Establishing proper movement is critical and the foundational element in determining long-term development of the client you’re working with. If they don’t move well for them, then really, it’s all for not. I emphasize moving well for them because it’s different for everyone based on individual physical traits and characteristics. There is not a textbook way of performing any movement. Yes, there are obvious technicalities to each movement, but how it’s applied to everyone is different, and often not textbook.
I could go on about how the whole fitness industry can be it’s own worst enemy, but that would be more of a rant than anything. People need to get off their high horses and realize that because a movement isn’t done to their personal specifics, it is not necessarily wrong for that individual and the goals that they have.
So proper movement for the individual has to be established first. Once that is established you would be surprised at how many issues are removed. Especially once that client becomes stronger. Strength never hurt anybody.
GP: You have become sought after by both athletes and coaches for your ability to develop speed. If anyone would doubt it, your results speak for themselves. You have had the ability to further develop athletes who have either plateaued or failed to achieve results in other training programs. What do you attribute this ability to?

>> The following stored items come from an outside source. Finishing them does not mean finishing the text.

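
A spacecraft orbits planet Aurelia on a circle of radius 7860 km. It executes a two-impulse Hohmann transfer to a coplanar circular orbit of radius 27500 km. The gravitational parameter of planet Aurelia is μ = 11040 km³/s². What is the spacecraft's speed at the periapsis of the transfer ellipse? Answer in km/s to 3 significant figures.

The Hohmann ellipse has a_t = (r₁ + r₂)/2 = 17680 km.
At periapsis, r = 7860 km.
Applying v² = μ(2/r − 1/a_t): v = 1.478 km/s.

v = 1.48 km/s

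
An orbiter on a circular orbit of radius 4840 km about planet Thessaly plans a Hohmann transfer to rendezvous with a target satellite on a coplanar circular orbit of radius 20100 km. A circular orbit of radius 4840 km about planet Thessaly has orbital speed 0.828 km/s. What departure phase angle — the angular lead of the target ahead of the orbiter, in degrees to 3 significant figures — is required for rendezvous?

φ = 92.0°

From the circular-orbit relation v² = μ/r at r = 4840 km: μ = v²r = (0.828)² × 4840 = 3318.23 km³/s².
The Hohmann ellipse has a_t = (r₁ + r₂)/2 = 12470 km.
The half-period of the transfer ellipse is t = π√(a_t³/μ) = 75945 s.
The target's mean motion on its circular orbit is ω₂ = √(μ/r₂³) = 2.0214×10^-5 rad/s.
Angle swept by the target during transfer: ω₂·t = 1.5352 rad = 87.96°.
Arrival is 180° from departure on the ellipse, so φ = 180° − 87.96° = 92.0°.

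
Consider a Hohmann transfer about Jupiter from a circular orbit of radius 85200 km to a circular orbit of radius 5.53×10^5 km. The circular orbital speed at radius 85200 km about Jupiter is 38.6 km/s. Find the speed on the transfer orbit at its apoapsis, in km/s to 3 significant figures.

From the circular-orbit relation v² = μ/r at r = 85200 km: μ = v²r = (38.6)² × 85200 = 1.26945×10^8 km³/s².
Semi-major axis of the transfer orbit: a_t = (85200 + 5.530×10^5)/2 = 3.191×10^5 km.
At apoapsis, r = 5.530×10^5 km.
Applying v² = μ(2/r − 1/a_t): v = 7.829 km/s.

v = 7.83 km/s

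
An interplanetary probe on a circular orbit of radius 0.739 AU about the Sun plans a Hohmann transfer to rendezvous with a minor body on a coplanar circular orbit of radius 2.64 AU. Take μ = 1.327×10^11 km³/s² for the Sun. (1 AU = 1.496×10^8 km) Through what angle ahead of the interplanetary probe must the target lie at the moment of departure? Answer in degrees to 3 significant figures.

In km: r₁ = 0.739 × 1.496×10^8 = 1.105544×10^8 km; r₂ = 2.64 × 1.496×10^8 = 3.94944×10^8 km.
Transfer-ellipse semi-major axis a_t = (r₁ + r₂)/2 = (1.105544×10^8 + 3.94944×10^8)/2 = 2.527492×10^8 km.
Transfer time t = π√(a_t³/μ) = 3.46537×10^7 s.
Target angular speed ω₂ = √(μ/r₂³) = 4.64122×10^-8 rad/s.
Angle swept by the target during transfer: ω₂·t = 1.60835 rad = 92.152°.
Arrival is 180° from departure on the ellipse, so φ = 180° − 92.152° = 87.8°.

φ = 87.8°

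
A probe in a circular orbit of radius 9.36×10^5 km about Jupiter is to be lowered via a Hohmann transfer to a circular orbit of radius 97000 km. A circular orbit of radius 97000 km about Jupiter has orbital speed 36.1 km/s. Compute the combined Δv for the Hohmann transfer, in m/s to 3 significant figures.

From the circular-orbit relation v² = μ/r at r = 97000 km: μ = v²r = (36.1)² × 97000 = 1.26411×10^8 km³/s².
Transfer-ellipse semi-major axis a_t = (r₁ + r₂)/2 = (9.360×10^5 + 97000)/2 = 5.165×10^5 km.
At r₁ the circular-orbit speed is v₁ = √(μ/r₁) = 11.6213 km/s.
Transfer-orbit speed at r₁ (v² = μ(2/r − 1/a)): v_a = √[μ(2/r₁ − 1/a_t)] = 5.03623 km/s.
First burn Δv₁ = |v_a − v₁| = 6.5851 km/s.
Circular speed at r₂: v₂ = √(μ/r₂) = 36.100 km/s.
Transfer-orbit speed at r₂: v_p = √[μ(2/r₂ − 1/a_t)] = 48.597 km/s.
Second burn Δv₂ = |v₂ − v_p| = 12.497 km/s.
Δv = Δv₁ + Δv₂ = 6.5851 + 12.497 = 19.08 km/s.

Δv = 19100 m/s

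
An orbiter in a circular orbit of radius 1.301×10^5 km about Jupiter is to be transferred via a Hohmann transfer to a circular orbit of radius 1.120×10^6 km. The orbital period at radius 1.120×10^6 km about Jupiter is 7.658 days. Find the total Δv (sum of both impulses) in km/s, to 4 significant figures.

Δv = 16.35 km/s

From Kepler's third law T² = 4π²r³/μ at r = 1.120×10^6 km, T = 7.658 days = 7.658 × 86400 s = 6.616512×10^5 s: μ = 4π²r³/T² = 1.26694×10^8 km³/s².
Semi-major axis of the transfer orbit: a_t = (1.301×10^5 + 1.120×10^6)/2 = 6.2505×10^5 km.
At r₁ the circular-orbit speed is v₁ = √(μ/r₁) = 31.206 km/s.
On the transfer ellipse at r₁, vis-viva gives v_p = √[μ(2/r₁ − 1/a_t)] = 41.773 km/s.
First burn Δv₁ = |v_p − v₁| = 10.57 km/s.
At r₂, v₂ = √(μ/r₂) = 10.6358 km/s.
Transfer-orbit speed at r₂: v_a = √[μ(2/r₂ − 1/a_t)] = 4.85233 km/s.
Second burn Δv₂ = |v₂ − v_a| = 5.783 km/s.
Total Δv = Δv₁ + Δv₂ = 16.35 km/s.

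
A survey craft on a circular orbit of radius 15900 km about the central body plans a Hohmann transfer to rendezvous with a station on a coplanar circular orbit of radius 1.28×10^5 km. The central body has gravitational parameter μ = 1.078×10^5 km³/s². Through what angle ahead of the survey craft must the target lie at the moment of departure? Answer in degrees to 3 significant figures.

The Hohmann ellipse has a_t = (r₁ + r₂)/2 = 71950 km.
The half-period of the transfer ellipse is t = π√(a_t³/μ) = 1.847×10^5 s.
The target's mean motion on its circular orbit is ω₂ = √(μ/r₂³) = 7.170×10^-6 rad/s.
Angle swept by the target during transfer: ω₂·t = 1.324 rad = 75.86°.
Arrival is 180° from departure on the ellipse, so φ = 180° − 75.86° = 104°.

φ = 104°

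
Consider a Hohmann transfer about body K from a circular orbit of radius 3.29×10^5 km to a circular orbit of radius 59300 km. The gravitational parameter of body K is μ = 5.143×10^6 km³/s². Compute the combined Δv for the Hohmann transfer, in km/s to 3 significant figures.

Semi-major axis of the transfer orbit: a_t = (3.290×10^5 + 59300)/2 = 1.9415×10^5 km.
Circular speed at r₁: v₁ = √(μ/r₁) = √(5.143×10^6/3.290×10^5) = 3.954 km/s.
On the transfer ellipse at r₁, v² = μ(2/r − 1/a) gives v_a = √[μ(2/r₁ − 1/a_t)] = 2.185 km/s.
First burn Δv₁ = |v_a − v₁| = 1.769 km/s.
At r₂, v₂ = √(μ/r₂) = 9.3128 km/s.
Transfer-orbit speed at r₂: v_p = √[μ(2/r₂ − 1/a_t)] = 12.123 km/s.
Second burn Δv₂ = |v₂ − v_p| = 2.810 km/s.
Total Δv = Δv₁ + Δv₂ = 4.579 km/s.

Δv = 4.58 km/s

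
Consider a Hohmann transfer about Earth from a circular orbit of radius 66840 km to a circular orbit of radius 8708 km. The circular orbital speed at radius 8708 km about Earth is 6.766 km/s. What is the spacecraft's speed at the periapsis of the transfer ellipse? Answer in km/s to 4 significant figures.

v = 9.000 km/s

From the circular-orbit relation v² = μ/r at r = 8708 km: μ = v²r = (6.766)² × 8708 = 3.98641×10^5 km³/s².
The Hohmann ellipse has a_t = (r₁ + r₂)/2 = 37774 km.
At periapsis, r = 8708 km.
Vis-viva: v = √[μ(2/r − 1/a_t)] = √[3.98641×10^5 × (2/8708 − 1/37774)] = 9.000 km/s.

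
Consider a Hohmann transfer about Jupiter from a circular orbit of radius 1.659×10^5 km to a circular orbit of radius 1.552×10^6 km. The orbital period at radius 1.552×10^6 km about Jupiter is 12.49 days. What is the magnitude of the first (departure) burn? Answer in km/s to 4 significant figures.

Δv₁ = 9.513 km/s

From Kepler's third law T² = 4π²r³/μ at r = 1.552×10^6 km, T = 12.49 days = 12.49 × 86400 s = 1.079136×10^6 s: μ = 4π²r³/T² = 1.26731×10^8 km³/s².
Transfer-ellipse semi-major axis a_t = (r₁ + r₂)/2 = (1.659×10^5 + 1.552×10^6)/2 = 8.5895×10^5 km.
On the circular orbit at r = 1.659×10^5 km, v_c = √(μ/r) = 27.639 km/s.
Vis-viva on the transfer ellipse at r = 1.659×10^5 km gives v_t = √[μ(2/r − 1/a_t)] = 37.152 km/s.
Δv₁ = |v_t − v_c| = |37.152 − 27.639| = 9.513 km/s.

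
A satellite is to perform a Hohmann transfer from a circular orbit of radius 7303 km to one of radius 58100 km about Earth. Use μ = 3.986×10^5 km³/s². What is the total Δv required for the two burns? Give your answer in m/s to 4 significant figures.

Δv = 3841 m/s

Transfer-ellipse semi-major axis a_t = (r₁ + r₂)/2 = (7303 + 58100)/2 = 32701.5 km.
Circular speed at r₁: v₁ = √(μ/r₁) = √(3.986×10^5/7303) = 7.3878 km/s.
Transfer-orbit speed at r₁ (v² = μ(2/r − 1/a)): v_p = √[μ(2/r₁ − 1/a_t)] = 9.8474 km/s.
First burn Δv₁ = |v_p − v₁| = 2.460 km/s.
At r₂, v₂ = √(μ/r₂) = 2.619 km/s.
Transfer-orbit speed at r₂: v_a = √[μ(2/r₂ − 1/a_t)] = 1.238 km/s.
Second burn Δv₂ = |v₂ − v_a| = 1.381 km/s.
Total Δv = Δv₁ + Δv₂ = 3.841 km/s.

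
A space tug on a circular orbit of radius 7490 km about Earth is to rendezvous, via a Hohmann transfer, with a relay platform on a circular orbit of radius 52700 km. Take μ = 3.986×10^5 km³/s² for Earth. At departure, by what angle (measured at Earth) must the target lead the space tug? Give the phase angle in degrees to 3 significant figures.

Transfer-ellipse semi-major axis a_t = (r₁ + r₂)/2 = (7490 + 52700)/2 = 30095 km.
The half-period of the transfer ellipse is t = π√(a_t³/μ) = 25979 s.
Target angular speed ω₂ = √(μ/r₂³) = 5.2186×10^-5 rad/s.
Angle swept by the target during transfer: ω₂·t = 1.3557 rad = 77.68°.
Arrival is 180° from departure on the ellipse, so φ = 180° − 77.68° = 102°.

φ = 102°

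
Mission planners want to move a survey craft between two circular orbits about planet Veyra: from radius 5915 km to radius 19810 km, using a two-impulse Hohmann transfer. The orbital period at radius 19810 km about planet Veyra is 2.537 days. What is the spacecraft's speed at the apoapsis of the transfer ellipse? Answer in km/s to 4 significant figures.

v = 0.3851 km/s

From Kepler's third law T² = 4π²r³/μ at r = 19810 km, T = 2.537 days = 2.537 × 86400 s = 2.191968×10^5 s: μ = 4π²r³/T² = 6387.70 km³/s².
Transfer-ellipse semi-major axis a_t = (r₁ + r₂)/2 = (5915 + 19810)/2 = 12862.5 km.
The apoapsis of the transfer ellipse is at r = 19810 km.
Vis-viva: v = √[μ(2/r − 1/a_t)] = √[6387.70 × (2/19810 − 1/12862.5)] = 0.3851 km/s.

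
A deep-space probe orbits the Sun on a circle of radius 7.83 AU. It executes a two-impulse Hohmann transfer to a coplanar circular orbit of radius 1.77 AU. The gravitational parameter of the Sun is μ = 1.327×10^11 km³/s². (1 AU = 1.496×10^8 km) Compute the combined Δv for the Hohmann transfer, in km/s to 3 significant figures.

In km: r₁ = 7.83 × 1.496×10^8 = 1.171368×10^9 km; r₂ = 1.77 × 1.496×10^8 = 2.64792×10^8 km.
The Hohmann ellipse has a_t = (r₁ + r₂)/2 = 7.1808×10^8 km.
Circular speed at r₁: v₁ = √(μ/r₁) = √(1.327×10^11/1.171368×10^9) = 10.6436 km/s.
Transfer-orbit speed at r₁ (vis-viva equation): v_a = √[μ(2/r₁ − 1/a_t)] = 6.46331 km/s.
First burn Δv₁ = |v_a − v₁| = 4.180 km/s.
Circular speed at r₂: v₂ = √(μ/r₂) = 22.386 km/s.
Transfer-orbit speed at r₂: v_p = √[μ(2/r₂ − 1/a_t)] = 28.592 km/s.
Second burn Δv₂ = |v₂ − v_p| = 6.206 km/s.
Total Δv = Δv₁ + Δv₂ = 10.39 km/s.

Δv = 10.4 km/s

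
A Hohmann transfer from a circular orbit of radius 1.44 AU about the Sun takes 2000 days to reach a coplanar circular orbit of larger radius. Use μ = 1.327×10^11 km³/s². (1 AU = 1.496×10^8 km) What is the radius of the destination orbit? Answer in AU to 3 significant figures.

r₂ = 8.42 AU

In km: r₁ = 1.44 × 1.496×10^8 = 2.15424×10^8 km.
Transfer time t = 2000 days = 1.728×10^8 s, and t = π√(a_t³/μ).
So a_t = (μ t²/π²)^(1/3) = (1.327×10^11 × (1.728×10^8)² / π²)^(1/3) = 7.3771×10^8 km.
Since a_t = (r₁ + r₂)/2, r₂ = 2a_t − r₁ = 2×7.3771×10^8 − 2.15424×10^8 = 1.259996×10^9 km.
In AU: r₂ = 1.259996×10^9 / 1.496×10^8 = 8.42 AU.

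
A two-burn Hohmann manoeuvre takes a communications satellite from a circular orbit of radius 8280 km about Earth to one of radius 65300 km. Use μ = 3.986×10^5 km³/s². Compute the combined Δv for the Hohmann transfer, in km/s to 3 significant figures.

Δv = 3.60 km/s

The Hohmann ellipse has a_t = (r₁ + r₂)/2 = 36790 km.
At r₁ the circular-orbit speed is v₁ = √(μ/r₁) = 6.9383 km/s.
On the transfer ellipse at r₁, vis-viva gives v_p = √[μ(2/r₁ − 1/a_t)] = 9.2437 km/s.
First burn Δv₁ = |v_p − v₁| = 2.305 km/s.
Circular speed at r₂: v₂ = √(μ/r₂) = 2.471 km/s.
Transfer-orbit speed at r₂: v_a = √[μ(2/r₂ − 1/a_t)] = 1.172 km/s.
Second burn Δv₂ = |v₂ − v_a| = 1.299 km/s.
Δv = Δv₁ + Δv₂ = 2.305 + 1.299 = 3.604 km/s.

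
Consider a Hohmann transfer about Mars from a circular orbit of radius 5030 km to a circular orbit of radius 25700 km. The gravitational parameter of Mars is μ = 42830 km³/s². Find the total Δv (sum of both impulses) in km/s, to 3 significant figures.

The Hohmann ellipse has a_t = (r₁ + r₂)/2 = 15365 km.
Circular speed at r₁: v₁ = √(μ/r₁) = √(42830/5030) = 2.9180 km/s.
On the transfer ellipse at r₁, vis-viva gives v_p = √[μ(2/r₁ − 1/a_t)] = 3.7739 km/s.
First burn Δv₁ = |v_p − v₁| = 0.8559 km/s.
At r₂, v₂ = √(μ/r₂) = 1.2909 km/s.
Transfer-orbit speed at r₂: v_a = √[μ(2/r₂ − 1/a_t)] = 0.73863 km/s.
Second burn Δv₂ = |v₂ − v_a| = 0.5523 km/s.
Δv = Δv₁ + Δv₂ = 0.8559 + 0.5523 = 1.408 km/s.

Δv = 1.41 km/s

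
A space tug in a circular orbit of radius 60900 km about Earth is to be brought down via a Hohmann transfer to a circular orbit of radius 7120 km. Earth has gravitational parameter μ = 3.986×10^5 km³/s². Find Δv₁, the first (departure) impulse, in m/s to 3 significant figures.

Δv₁ = 1390 m/s

Semi-major axis of the transfer orbit: a_t = (60900 + 7120)/2 = 34010 km.
Circular speed at r = 60900 km: v_c = √(μ/r) = 2.5584 km/s.
Vis-viva on the transfer ellipse at r = 60900 km gives v_t = √[μ(2/r − 1/a_t)] = 1.1706 km/s.
Δv₁ = |v_t − v_c| = |1.1706 − 2.5584| = 1.388 km/s.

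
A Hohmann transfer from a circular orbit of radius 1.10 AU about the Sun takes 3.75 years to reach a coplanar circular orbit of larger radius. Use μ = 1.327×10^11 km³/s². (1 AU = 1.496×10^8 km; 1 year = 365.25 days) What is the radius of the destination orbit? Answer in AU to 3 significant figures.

In km: r₁ = 1.10 × 1.496×10^8 = 1.6456×10^8 km.
Transfer time t = 3.75 years × 365.25 × 86400 s = 1.18341×10^8 s, and t = π√(a_t³/μ).
So a_t = (μ t²/π²)^(1/3) = (1.327×10^11 × (1.18341×10^8)² / π²)^(1/3) = 5.7317×10^8 km.
Since a_t = (r₁ + r₂)/2, r₂ = 2a_t − r₁ = 2×5.7317×10^8 − 1.6456×10^8 = 9.8178×10^8 km.
In AU: r₂ = 9.8178×10^8 / 1.496×10^8 = 6.56 AU.

r₂ = 6.56 AU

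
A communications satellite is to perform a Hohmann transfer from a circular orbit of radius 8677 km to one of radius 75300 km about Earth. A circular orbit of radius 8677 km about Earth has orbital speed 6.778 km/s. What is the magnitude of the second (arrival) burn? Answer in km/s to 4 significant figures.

From the circular-orbit relation v² = μ/r at r = 8677 km: μ = v²r = (6.778)² × 8677 = 3.98633×10^5 km³/s².
Transfer-ellipse semi-major axis a_t = (r₁ + r₂)/2 = (8677 + 75300)/2 = 41988.5 km.
Circular speed at r = 75300 km: v_c = √(μ/r) = 2.301 km/s.
Transfer-orbit speed at the same r (vis-viva, a = a_t): v_t = √[μ(2/r − 1/a_t)] = 1.046 km/s.
Δv₂ = |v_t − v_c| = |1.046 − 2.301| = 1.255 km/s.

Δv₂ = 1.255 km/s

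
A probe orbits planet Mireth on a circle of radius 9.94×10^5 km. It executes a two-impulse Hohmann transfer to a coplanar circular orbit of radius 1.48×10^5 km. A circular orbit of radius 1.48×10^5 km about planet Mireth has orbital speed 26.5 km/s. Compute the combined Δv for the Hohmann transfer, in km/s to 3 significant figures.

From the circular-orbit relation v² = μ/r at r = 1.48×10^5 km: μ = v²r = (26.5)² × 1.48×10^5 = 1.03933×10^8 km³/s².
Transfer-ellipse semi-major axis a_t = (r₁ + r₂)/2 = (9.940×10^5 + 1.480×10^5)/2 = 5.710×10^5 km.
At r₁ the circular-orbit speed is v₁ = √(μ/r₁) = 10.2255 km/s.
Transfer-orbit speed at r₁ (vis-viva): v_a = √[μ(2/r₁ − 1/a_t)] = 5.20591 km/s.
First burn Δv₁ = |v_a − v₁| = 5.020 km/s.
Circular speed at r₂: v₂ = √(μ/r₂) = 26.500 km/s.
Transfer-orbit speed at r₂: v_p = √[μ(2/r₂ − 1/a_t)] = 34.964 km/s.
Second burn Δv₂ = |v₂ − v_p| = 8.464 km/s.
Δv = Δv₁ + Δv₂ = 5.020 + 8.464 = 13.48 km/s.

Δv = 13.5 km/s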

You won’t get anywhere without a substantial amount of knowledge and experience backing up your intentions. I was fortunate enough to start training and working with athletes at a very young age. So even at my age, I’ve been able to put in close to 10 years of professional experience working with clients from various demographics with an array of end-goals. The good trainers eventually make it to the top while, unfortunately, some really poor trainers are there too. The education, and arguably experience, only take you so far. It goes back to my earlier answers. Understanding your client, knowing them almost better than they know themselves, and being aware of how to direct them will set the framework for continual development.